It was the best of times. It was the worst of times. It’s that kind of Dickensian double-speak that personifies the tone of the holiday forecasts this year — forecasts that have really been all over the board. Even with the strong Black Friday/Cyber Monday tailwind that’s been driving retailer holiday hopes higher in the past few weeks, and the fact that consumers are more focused on gift-giving this year than last, there still seems to be two distinct consumers shaking out — that higher-end, bullish consumer who’s paying close attention to stock prices and that
middle-end, running-on-empty consumer who’s paying close attention to gas prices.
The question is whether this “Tale of Two Retails” is just more of the same old “new normal” shopping behavior, in which all consumers exercise restraint and hold out for better values, or is the game changing once again? If the consumer press has it right about the shrinking middle class that’s helping to stretch the divide between rich and poor, what does that mean for retailers who traditionally have targeted the middle?
Walmart may be proving to be a cautionary tale — the retailer that historically has focused on lower-echelon customers through everyday low pricing has struggled with negative comps of late. And Walmart is facing greater competition for that low-end consumer as dollar store operators look to improve their chic appeal through a broader branded mix. According to Accenture, such low-end retailers as Family Dollar and Dollar General saw average revenue grow by 19% in total over the past three years.
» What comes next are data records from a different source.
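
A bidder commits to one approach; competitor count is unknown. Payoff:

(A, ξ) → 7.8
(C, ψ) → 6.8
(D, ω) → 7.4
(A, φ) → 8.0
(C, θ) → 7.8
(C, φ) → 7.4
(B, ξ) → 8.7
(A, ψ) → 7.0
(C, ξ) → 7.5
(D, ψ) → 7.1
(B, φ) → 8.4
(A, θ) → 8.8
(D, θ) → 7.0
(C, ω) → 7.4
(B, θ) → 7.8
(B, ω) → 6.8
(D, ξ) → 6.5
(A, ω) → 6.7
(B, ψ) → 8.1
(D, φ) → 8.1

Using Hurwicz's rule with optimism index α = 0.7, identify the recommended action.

A

A: 0.7·8.8 + 0.3·6.7 = 8.17
B: 0.7·8.7 + 0.3·6.8 = 8.13
C: 0.7·7.8 + 0.3·6.8 = 7.5
D: 0.7·8.1 + 0.3·6.5 = 7.62
Highest Hurwicz score = 8.17 → A.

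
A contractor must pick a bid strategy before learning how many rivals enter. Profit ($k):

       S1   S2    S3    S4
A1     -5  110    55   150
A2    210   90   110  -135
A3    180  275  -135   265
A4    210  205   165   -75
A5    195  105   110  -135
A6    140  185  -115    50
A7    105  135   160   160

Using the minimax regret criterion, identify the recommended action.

Column bests: S1=210, S2=275, S3=165, S4=265.
A1 regrets: 215, 165, 110, 115 → max 215
A2 regrets: 0, 185, 55, 400 → max 400
A3 regrets: 30, 0, 300, 0 → max 300
A4 regrets: 0, 70, 0, 340 → max 340
A5 regrets: 15, 170, 55, 400 → max 400
A6 regrets: 70, 90, 280, 215 → max 280
A7 regrets: 105, 140, 5, 105 → max 140
Smallest max regret = 140 → A7.

A7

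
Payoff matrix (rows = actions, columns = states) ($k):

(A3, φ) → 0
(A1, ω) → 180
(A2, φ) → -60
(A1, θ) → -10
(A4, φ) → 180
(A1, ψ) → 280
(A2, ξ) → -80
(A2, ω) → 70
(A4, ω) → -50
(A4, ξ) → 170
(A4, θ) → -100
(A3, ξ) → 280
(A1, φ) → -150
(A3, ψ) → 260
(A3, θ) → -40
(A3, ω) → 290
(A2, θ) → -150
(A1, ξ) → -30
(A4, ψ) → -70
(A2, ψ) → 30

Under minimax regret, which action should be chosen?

A3

Column bests: θ=-10, φ=180, ψ=280, ω=290, ξ=280.
A1 regrets: 0, 330, 0, 110, 310 → max 330
A2 regrets: 140, 240, 250, 220, 360 → max 360
A3 regrets: 30, 180, 20, 0, 0 → max 180
A4 regrets: 90, 0, 350, 340, 110 → max 350
Smallest max regret = 180 → A3.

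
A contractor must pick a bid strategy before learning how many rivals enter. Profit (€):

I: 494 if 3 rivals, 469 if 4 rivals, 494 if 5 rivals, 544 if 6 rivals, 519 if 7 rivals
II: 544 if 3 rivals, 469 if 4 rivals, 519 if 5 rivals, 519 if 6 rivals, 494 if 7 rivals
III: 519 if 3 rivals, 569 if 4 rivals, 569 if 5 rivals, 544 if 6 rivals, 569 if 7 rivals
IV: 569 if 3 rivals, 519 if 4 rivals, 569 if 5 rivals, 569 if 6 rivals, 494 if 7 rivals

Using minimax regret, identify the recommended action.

Column bests: 3 rivals=569, 4 rivals=569, 5 rivals=569, 6 rivals=569, 7 rivals=569.
I regrets: 75, 100, 75, 25, 50 → max 100
II regrets: 25, 100, 50, 50, 75 → max 100
III regrets: 50, 0, 0, 25, 0 → max 50
IV regrets: 0, 50, 0, 0, 75 → max 75
Smallest max regret = 50 → III.

III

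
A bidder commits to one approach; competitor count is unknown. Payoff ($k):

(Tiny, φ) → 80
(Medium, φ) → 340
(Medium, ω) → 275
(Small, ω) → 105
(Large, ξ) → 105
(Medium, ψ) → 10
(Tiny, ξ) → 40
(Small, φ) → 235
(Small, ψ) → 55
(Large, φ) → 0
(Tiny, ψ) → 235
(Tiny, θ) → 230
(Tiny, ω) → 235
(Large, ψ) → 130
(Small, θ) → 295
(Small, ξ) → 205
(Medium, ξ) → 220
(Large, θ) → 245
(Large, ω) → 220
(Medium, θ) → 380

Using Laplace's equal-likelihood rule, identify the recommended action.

Row averages: Tiny=164, Small=179, Medium=245, Large=140
Highest average = 245 → Medium.

Medium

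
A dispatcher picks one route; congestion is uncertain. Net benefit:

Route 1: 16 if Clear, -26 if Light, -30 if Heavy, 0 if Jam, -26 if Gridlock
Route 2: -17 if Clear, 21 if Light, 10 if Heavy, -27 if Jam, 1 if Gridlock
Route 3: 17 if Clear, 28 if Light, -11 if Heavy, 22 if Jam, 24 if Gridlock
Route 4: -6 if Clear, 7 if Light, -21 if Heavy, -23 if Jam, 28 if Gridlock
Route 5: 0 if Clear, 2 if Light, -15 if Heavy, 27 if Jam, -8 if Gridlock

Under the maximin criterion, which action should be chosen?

Row minima: Route 1=-30, Route 2=-27, Route 3=-11, Route 4=-23, Route 5=-15
Best worst-case = -11 → Route 3.

Route 3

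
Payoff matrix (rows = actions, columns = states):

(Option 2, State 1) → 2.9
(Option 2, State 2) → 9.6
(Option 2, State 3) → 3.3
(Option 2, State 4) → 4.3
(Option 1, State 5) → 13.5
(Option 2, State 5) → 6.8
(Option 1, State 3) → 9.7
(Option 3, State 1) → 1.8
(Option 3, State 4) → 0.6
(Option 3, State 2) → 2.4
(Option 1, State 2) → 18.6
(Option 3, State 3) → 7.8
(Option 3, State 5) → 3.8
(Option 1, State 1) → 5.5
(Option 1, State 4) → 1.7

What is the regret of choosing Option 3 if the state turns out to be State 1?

3.7

Best payoff under State 1 is 5.5.
Regret = 5.5 − 1.8 = 3.7.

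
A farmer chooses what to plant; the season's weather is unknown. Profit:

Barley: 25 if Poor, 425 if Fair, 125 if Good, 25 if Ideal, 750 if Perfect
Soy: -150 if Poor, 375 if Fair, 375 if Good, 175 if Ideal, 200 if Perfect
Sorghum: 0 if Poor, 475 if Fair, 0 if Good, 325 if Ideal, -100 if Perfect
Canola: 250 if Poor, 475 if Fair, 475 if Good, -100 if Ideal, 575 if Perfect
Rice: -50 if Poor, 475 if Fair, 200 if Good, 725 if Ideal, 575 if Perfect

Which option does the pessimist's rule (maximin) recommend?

Barley

Row minima: Barley=25, Soy=-150, Sorghum=-100, Canola=-100, Rice=-50
Best worst-case = 25 → Barley.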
By contrast, retailers catering to the middle class — such as JCPenney, Kohl’s and Sears — grew by only 6% in the same period.
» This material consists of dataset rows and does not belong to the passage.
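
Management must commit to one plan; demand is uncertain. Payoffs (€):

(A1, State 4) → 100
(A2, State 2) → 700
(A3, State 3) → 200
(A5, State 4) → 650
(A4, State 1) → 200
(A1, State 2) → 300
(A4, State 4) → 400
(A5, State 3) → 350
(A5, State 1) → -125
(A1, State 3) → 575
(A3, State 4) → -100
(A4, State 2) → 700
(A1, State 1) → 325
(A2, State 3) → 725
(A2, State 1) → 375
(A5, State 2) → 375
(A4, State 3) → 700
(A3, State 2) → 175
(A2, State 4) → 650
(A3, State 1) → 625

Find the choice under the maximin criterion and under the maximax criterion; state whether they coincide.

Row minima: A1=100, A2=375, A3=-100, A4=200, A5=-125
Best worst-case = 375 → A2.
Row maxima: A1=575, A2=725, A3=625, A4=700, A5=650
Best best-case = 725 → A2.

maximin → A2; maximax → A2 (agree)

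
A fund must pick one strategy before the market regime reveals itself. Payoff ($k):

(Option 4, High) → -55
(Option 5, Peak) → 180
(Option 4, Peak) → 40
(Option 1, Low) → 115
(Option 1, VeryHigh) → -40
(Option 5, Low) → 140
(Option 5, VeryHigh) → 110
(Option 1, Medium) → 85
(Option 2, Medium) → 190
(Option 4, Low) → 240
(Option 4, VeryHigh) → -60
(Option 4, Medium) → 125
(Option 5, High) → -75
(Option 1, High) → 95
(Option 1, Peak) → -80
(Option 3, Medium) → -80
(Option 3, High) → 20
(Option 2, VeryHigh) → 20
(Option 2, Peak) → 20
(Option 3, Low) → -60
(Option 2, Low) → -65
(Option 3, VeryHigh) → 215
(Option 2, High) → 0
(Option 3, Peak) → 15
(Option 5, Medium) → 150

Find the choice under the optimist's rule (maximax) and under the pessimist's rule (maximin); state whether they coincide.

maximax → Option 4; maximin → Option 4 (agree)

Row maxima: Option 1=115, Option 2=190, Option 3=215, Option 4=240, Option 5=180
Best best-case = 240 → Option 4.
Row minima: Option 1=-80, Option 2=-65, Option 3=-80, Option 4=-60, Option 5=-75
Best worst-case = -60 → Option 4.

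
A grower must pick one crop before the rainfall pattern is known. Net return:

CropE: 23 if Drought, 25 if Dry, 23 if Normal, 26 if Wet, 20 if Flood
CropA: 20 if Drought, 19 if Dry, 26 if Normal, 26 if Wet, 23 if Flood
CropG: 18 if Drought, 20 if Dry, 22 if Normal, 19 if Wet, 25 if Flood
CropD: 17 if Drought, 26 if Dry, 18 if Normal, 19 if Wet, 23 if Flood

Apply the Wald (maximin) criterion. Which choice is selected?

Row minima: CropE=20, CropA=19, CropG=18, CropD=17
Best worst-case = 20 → CropE.

CropE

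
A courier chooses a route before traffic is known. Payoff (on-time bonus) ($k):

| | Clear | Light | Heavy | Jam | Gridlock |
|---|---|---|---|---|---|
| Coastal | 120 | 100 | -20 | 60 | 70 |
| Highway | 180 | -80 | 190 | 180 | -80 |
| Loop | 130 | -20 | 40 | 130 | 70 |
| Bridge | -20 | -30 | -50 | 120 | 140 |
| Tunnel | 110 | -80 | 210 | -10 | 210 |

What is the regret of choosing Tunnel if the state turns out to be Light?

Best payoff under Light is 100.
Regret = 100 − (-80) = 180.

180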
Many drug retailers appear to be raising the retail experiences they deliver to meet the expectations of a higher-end consumer with prestige beauty offerings and a greater stake in fresh food. Walgreens is even making a long-term play against electric car owners, most of whom make more than $100,000 on average, according to a J.D. Power survey.
But the new normal in consumer behavior hasn’t necessarily changed, not even for higher-end consumers. Women still are making purchase decisions from their kitchen table and still are on the hunt for the best value when filling out that list.
But higher-end consumers do represent an untapped opportunity for drug retailers. “Drug channel sales are underdeveloped among $100,000-plus households,” noted Todd Hale, SVP shopper and consumer insights at Nielsen.
“On a total outlet basis, it is only the $100,000-plus segment — 21% of households — that are driving growth in shopping trips and spending. Within the drug channel, [more than] half of U.S. households (53%) with incomes of $50,000 or more are driving solid growth in both trips and spending,” Hale added. “In both cases, the largest declines in shopping trips and spending is among the 15% of households with incomes under $20,000.”